A atenção global sem precedentes aos eventos na capital brasileira no último dia 8 de janeiro se explica, acima de tudo, pelo temor de que os ataques contra o Congresso, o Palácio Planalto e a sede do STF em Brasília sinalizem que está por vir uma onda global de vandalismo contra parlamentos mundo afora.
Os debates nas maiores democracias da América do Norte e da Europa servem como exemplo. Nos EUA, em pleno julgamento dos invasores do Capitólio em 6 de janeiro de 2021 – que já envolve mais de 900 prisões –, há muita preocupação com a radicalização e novo risco de violência política, simbolizada pela recente invasão da casa da congressista Nancy Pelosi, então presidente da Câmara dos Deputados.
Na Alemanha, desenrola-se amplo debate sobre as crescentes ameaças à democracia. Afinal, faz pouco mais de um mês que 3000 policiais e forças especializadas prenderam, em uma megaoperação em três países diferentes, um grupo de 25 golpistas – incluindo ex-militares – que planejavam derrubar o governo em Berlim.
Especialistas acreditam que, fora dos EUA, encontra-se na Alemanha o maior grupo de seguidores da teoria QAnon, vista como ameaça direta à ordem democrática. Em 2021, o Ministério da Defesa estava investigando quase 1500 casos de suspeita de extremismo nas Forças Armadas alemãs, a vasta maioria da extrema direita. Ao longo dos últimos anos, chegaram a preocupar casos de sumiço de grande quantidade de munição pertencente às Forças Especiais (conhecidos como KSK) do país – parte delas onde o extremismo político é visto como um problema particularmente preocupante.

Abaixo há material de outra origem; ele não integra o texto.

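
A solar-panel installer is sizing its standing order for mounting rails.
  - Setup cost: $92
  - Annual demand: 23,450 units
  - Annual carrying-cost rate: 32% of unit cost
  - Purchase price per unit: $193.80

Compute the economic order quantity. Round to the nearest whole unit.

264 units

Holding cost per unit per year: H = 32% × $193.8 = $62.0160
Optimal lot size Q* = (2 × 23,450 × $92 / $62.016)^½ ≈ 263.77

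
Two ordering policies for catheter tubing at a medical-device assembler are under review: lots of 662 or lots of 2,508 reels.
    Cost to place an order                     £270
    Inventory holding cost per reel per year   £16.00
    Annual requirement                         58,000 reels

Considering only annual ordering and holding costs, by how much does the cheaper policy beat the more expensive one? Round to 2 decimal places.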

Em várias outras democracias do mundo, há também preocupação com grupos radicalizados em universos paralelos das redes sociais e dispostas a usar violência para obter seus objetivos políticos. Uma vez que o Brasil tem sido visto, no exterior, como uma espécie de laboratório de movimentos extremistas, tende a aumentar a apreensão de que o país apresente o tipo de problema que outras democracias poderão enfrentar daqui a alguns anos.
Em função disso, a quase totalidade de governantes mundo afora torce para que as punições contra as três partes envolvidas nos ataques de Brasília sejam severas: em primeiro lugar, os supostos arquitetos da radicalização – como o próprio ex-presidente Bolsonaro; em segundo lugar, as autoridades em Brasília que supostamente foram negligentes na proteção da Praça dos Três Poderes, como o ex-ministro Anderson Torres; e, por último, os que ativamente depredaram os prédios públicos.
Na leitura internacional, quanto mais rigorosa a resposta da Justiça brasileira, menos risco há de que os ataques de 8 de janeiro venham a inspirar movimentos semelhantes em outros países. No entendimento de integrantes de vários governos, Bolsonaro só se desviou do playbook trumpista quando começou a temer a punição do TSE e, em seguida, viajou aos EUA.
Como nota Susan Stokes, professora de Ciência Política da Universidade de Chicago, em recente artigo intitulado “Sem Impunidade aos Golpistas”, o qual analisa os ataques em Brasília, “embora processar ex-presidentes envolva riscos, o custo de permitir que os envolvidos em uma insurreição e lideranças com ambições autoritárias escapem à responsabilidade pode ser alto demais.” Da mesma forma, o analista político Moisés Naim nota que “se aqueles entre nós que valorizam a democracia não acabarem com esses tipos de [ataque], impondo punições severas, elas podem se tornar comuns.”
O apoio praticamente unânime da comunidade internacional ao presidente Lula – incluindo não só condenações de países democráticos como Estados Unidos, Alemanha, França, Espanha e numerosos países latino-americanos, mas até mesmo de autocracias como Rússia e China – também tem como objetivo, portanto, fortalecer o governo brasileiro para que possa ser resiliente o suficiente diante das tensões que as condenações dos envolvidos no dia 8 de janeiro inevitavelmente produzirão.
Diante do risco do contágio global de insurreições contra governos, a questão de como defender a democracia globalmente – debate que saiu de moda na década de 1990 e até recentemente causava rejeição imediata em muitos países latino-americanos por ser visto como pretexto para justificar interferências nos assuntos internos de outros países – está mais atual do que nunca.